Last May, the Orange County Department of Education selected five educators as 2017 Orange County Teachers of the Year. Besides Smith, the other four were Raquel Solorzano-Dueñas, a U.S. history teacher at Western High in Anaheim Union; Matthew Bidwell, a science teacher at South Junior High School, also in Anaheim Union; Kristine Clarke, a science teacher at Dana Hills High in Capistrano Unified; and Steven Bautista, a professor at Santa Ana College.
Each winner received a $15,000 cash prize courtesy of the Dr. James Hines Foundation, and was presented with additional prizes by sponsors Disney and SchoolsFirst Federal Credit Union. The department will name a new batch of Orange County Teachers of the Year next month.
For Smith, a veteran teacher of 19 years, the last 12 months included a ride atop a convertible during the annual Tustin Tiller Days parade where she wore a sash and waved at the crowd “like a beauty pageant winner,” she said.

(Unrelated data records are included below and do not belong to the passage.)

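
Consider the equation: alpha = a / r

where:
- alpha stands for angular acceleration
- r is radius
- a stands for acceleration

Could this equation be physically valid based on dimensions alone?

Yes

alpha (angular acceleration) has dimensions [T^-2].
r (radius) has dimensions [L].
a (acceleration) has dimensions [L T^-2].

Left side: [T^-2]
Right side: [T^-2]

Both sides have the same dimensions, so the equation is dimensionally consistent.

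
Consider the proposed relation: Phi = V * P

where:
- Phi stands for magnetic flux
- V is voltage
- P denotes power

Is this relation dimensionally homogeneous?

No

Phi (magnetic flux) has dimensions [I^-1 L^2 M T^-2].
V (voltage) has dimensions [I^-1 L^2 M T^-3].
P (power) has dimensions [L^2 M T^-3].

Left side: [I^-1 L^2 M T^-2]
Right side: [I^-1 L^4 M^2 T^-6]

The two sides have different dimensions, so the equation is NOT dimensionally consistent.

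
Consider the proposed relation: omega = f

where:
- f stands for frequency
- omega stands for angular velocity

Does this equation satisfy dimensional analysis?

Yes

f (frequency) has dimensions [T^-1].
omega (angular velocity) has dimensions [T^-1].

Left side: [T^-1]
Right side: [T^-1]

Both sides have the same dimensions, so the equation is dimensionally consistent.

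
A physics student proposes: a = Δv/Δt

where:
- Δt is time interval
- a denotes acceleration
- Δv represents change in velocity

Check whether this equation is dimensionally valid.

Yes

Δt (time interval) has dimensions [T].
a (acceleration) has dimensions [L T^-2].
Δv (change in velocity) has dimensions [L T^-1].

Left side: [L T^-2]
Right side: [L T^-2]

Both sides have the same dimensions, so the equation is dimensionally consistent.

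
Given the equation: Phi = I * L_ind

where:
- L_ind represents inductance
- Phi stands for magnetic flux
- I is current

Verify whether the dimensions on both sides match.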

Her principal also chose Smith to accompany her to Washington, D.C. for a ceremony honoring National Blue Ribbon Schools, which Tustin Memorial won last year. She put into savings much of the $15,000 prize. But she plans to use some of the cash to travel with her husband and three children to Cabo San Lucas this summer, where she hopes to swim with dolphins.
Still, Smith said her most memorable experiences have to do with how the award affected her work in the classroom, and at her school.
“It became a lot easier to reach out and work with other teachers,” Smith said. As part of being a Teacher of the Year, Smith traversed the county and state, meeting with different educators to share her classroom techniques and philosophy.
Through the lesson, students use teamwork and critical thinking to solve a series of challenging math, science, language and other classroom puzzles in order to open the locked box. The puzzles can be geared for students in any grade level. Smith has helped dozens of other teachers across her school and other campuses introduce the program as part of their regular lessons.
Smith also helped Tustin Memorial secure three grants over the past year — one to fund a school wide STEM Innovation Lab, another to create a program to boost parental involvement, and the third to send teachers from her school to an upcoming math conference in Seattle.
“Courtney is definitely something special,” said Tustin Memorial Principal Sharon Maeda. “She is the type of person who gets an idea in her head and figures out how to make it work.”
As a Teacher of the Year, Smith is helping choose finalists for this year’s upcoming award. She’s been sorting through candidate applications in recent weeks, and said each time she reads through one, she feels incredibly humbled for being chosen a top teacher last year.
“This makes me realize how many truly great teachers we have here in Orange County,” she said.